Allahabad High Court
Commissioner Of Income-Tax vs Radha Swami Satsang. on 19 September, 1986
Equivalent citations: (1987)57CTR(ALL)298, [1987]167ITR121(ALL)
JUDGMENT
This is an application under section 151 of the Code of Civil Procedure for the following reliefs :
"The respondent-applicant most respectfully prays that this Honble Court be pleased to :
(a) Clarify and/or rectify and/or modify the judgment dated July 7, 1980, to the effect as set out in paragraphs 4, 5, 6, 7 and 11 hereinabove and give effect to the same by appropriately correcting the judgment referred to hereinabove; and
(b) Pass such further and other orders as the nature and circumstances of the case may require."
The facts of this case have been mentioned in the judgment [See [1981] 132 ITR 647 (ALL) of Income-tax Reference `No. 948 of 1975 in which this application has been made. The question referred before the High Court was :
"Whether, on the facts and in the circumstances of the case, the Tribunal is justified in holding that the income derived by the Radha Swami Satsang, a religious institution, is entitled to exemption under sections 11 and 12 of the Income-tax Act, 1961 ?"
The said question had been answered by the Income-tax Appellate Tribunal in favour of the applicant.
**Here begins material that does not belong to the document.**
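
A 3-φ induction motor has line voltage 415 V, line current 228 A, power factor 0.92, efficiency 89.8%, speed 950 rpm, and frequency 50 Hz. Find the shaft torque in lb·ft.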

On the Commissioner of Income-tax, Kanpur, filing the income-tax reference, a Division Bench of this court consisting of Honble C.S.P. Singh J. and Honble R. R. Rastogi J. reversed the judgment of the Tribunal and the question was answered in the negative, in favour of the Department and against the assessee.
Learned counsel for the applicant urged that on the findings given by the High Court, the applicant was entitled to be given the benefit of section 11(1)(b) of the Income-tax Act and this having not been done, there was a mistake apparent on the face of the record.
After hearing counsel for the parties, we are of the opinion that the application made under section 151 of the Code of Civil Procedure, does not confer upon us the power to grant the relief sought for therein. Under section 151 of the Code of Civil Procedure, the power to pass orders ex debito justitiae has been preserved. This section has not conferring any new power but has only confirmed pre-existing powers to act ex debit justitiae. This is a power inherent in a court by virtue of its due to do justice between the parties before it. The inherent power, however, cannot be exercised when the Code of Civil Procedure itself provides for a particular situation or contingency or points out the procedure to be adopted.
Reverting to the present case, the High Court while deciding the reference application, was exercising the advisory jurisdiction which is special in nature and entitles the court to exercise only those powers which have been conferred by the Income-tax Act. It is, therefore, doubtful whether the High court can under section 151 of the Code of Civil Procedure correct the mistakes which have been alleged to have crept in the judgment of the High Court. We may at the threshold guard ourselves by saying that for the error which was pointed out by learned counsel (on which we are expressing no opinion), the remedy lay in filling an appeal against the same. The power of correction of judgment is not to be confused with the appellate power which enables an appellate court to correct all types of errors in judgment or to set aside the same.
The submission of learned counsel was that on the finding given by the High Court, the applicant was entitled to the benefit of section 11(1)(b) of the Income-tax Act, even if clause (a) of section 11(1) did not apply. The question referred to the High Court has been answered in the negative. The claim of the petitioner under section 11 has been negatives in its entirety. Even if we were to assume that every court of plenary jurisdiction in order to prevent miscarriage of justice or to correct grave and palpable errors committed by it can allow an application for correction, the present is not a case where we can grant the relief prayed for in the application under section 151, Code of Civil Procedure, There are definite limits to the exercise of the powers conferred by section 151 of the Code of Civil Procedure.
In Daman Singh v. State of Punjab [1986] 60 Comp Cas 1, the Supreme Court observed (at pages 12 and 13) :
"No party or counsel is thereafter entitled to makes a grievance that the grounds not argued was not considered, If indeed any ground which was argued was not considered, it should be open to the party aggrieved to draw the attention of the court making the order to it by filing a proper application for review or clarification. The time of the superior courts is not to be wasted in enquiring into the question whether a certain ground to which no reference is found in the judgment of the subordinate court was argued before that court or not."
Relying upon the above passage of the Supreme Court, learned counsel for the applicant urged that this court is obliged to correct the mistake by noting that the argument about the applicability of section 11(1)(b) had been made before it. Sri V. P. Misra, learned counsel appearing for the applicant, also stated before us that the argument about the applicability of the aforesaid provision in the alternative had been advanced by him in the High Court and wrongly the argument had not been noted and decided.
In our view, the present is not a case to which the observations of the Supreme Court extracted above could be applied. We are not in a position to adjudicate upon this controversy in this application. In fact, granting of the application would result in reviewing the judgment of this court which is knot the scope of section 151 of the Code of Civil Procedure.
Having found no merit in this application, we reject the same. But in the circumstances, the parties are directed to bear their own costs.